« Comme la matinée se prolongeait, des groupes nombreux apparurent au sommet des dunes et descendirent à la plage pour se baigner. C’était chose entendue qu’à onze heures la mer appartenait aux femmes et aux enfants de la colonie d’été. Les femmes se déshabillaient les premières, enfilaient leur costume de bain, se couvraient la tête de hideux bonnets qui ressemblaient à des sacs à éponges ; puis on déboutonnait les vêtements des enfants. La grève était semée de petits tas d’habits et de souliers ; les grands chapeaux de soleil, des pierres sur les bords pour empêcher le vent de les emporter, avaient l’air de coquillages immenses. Il était étrange que la mer elle-même parût prendre un son différent, lorsque toutes ces formes bondissantes, en riant, en courant, entraient dans les vagues. La vieille madame Fairfield, en robe de cotonnade lilas, un chapeau noir attaché sous le menton, rassemblait sa petite couvée et préparait ses oisillons. Les petits Trout faisaient prestement passer leurs chemises par-dessus leurs têtes, et les cinq enfants prenaient leur course, tandis que leur grand-mère restait assise, une main dans le sac qui contenait son tricot, prête à en tirer la pelote de laine dès qu’elle aurait la certitude qu’ils étaient dans l’eau, sains et saufs.

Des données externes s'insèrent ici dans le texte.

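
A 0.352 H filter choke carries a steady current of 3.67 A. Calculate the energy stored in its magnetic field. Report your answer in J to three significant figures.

U ≈ 2.37 J

Stored magnetic energy: U = ½LI².
U = ½(0.352 H)(3.67 A)² = 2.371 J.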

Les petites filles au corps ferme et compact n’étaient pas à moitié aussi braves que les petits garçons à l’aspect tendre et délicat. Pip et Rags, frissonnant, s’accroupissaient, battaient l’eau, n’hésitaient jamais. Mais Isabelle, qui pouvait faire douze brassées à la nage, et Kézia, qui était capable d’en faire presque huit, les suivaient seulement s’il était strictement entendu qu’on ne les éclabousserait pas. Quant à Lottie, elle ne suivait pas du tout. Elle aimait qu’on la laissât, s’il vous plaît, entrer dans l’eau à sa façon à elle. Et cette façon consistait à s’asseoir tout au bord, les jambes droites, les genoux serrés l’un contre l’autre, et à faire avec ses bras de vagues mouvements, comme si elle s’attendait à être mollement portée jusqu’au large. Mais quand une vague plus forte que les autres, une vieille vague moustachue arrivait, en se balançant, dans sa direction, elle se remettait précipitamment sur ses pieds, l’horreur peinte sur sa figure, et remontait la plage à toute vitesse. »
Katherine Mansfield, Sur la baie, 1922. Traduit de l'anglais par Marthe Duproix.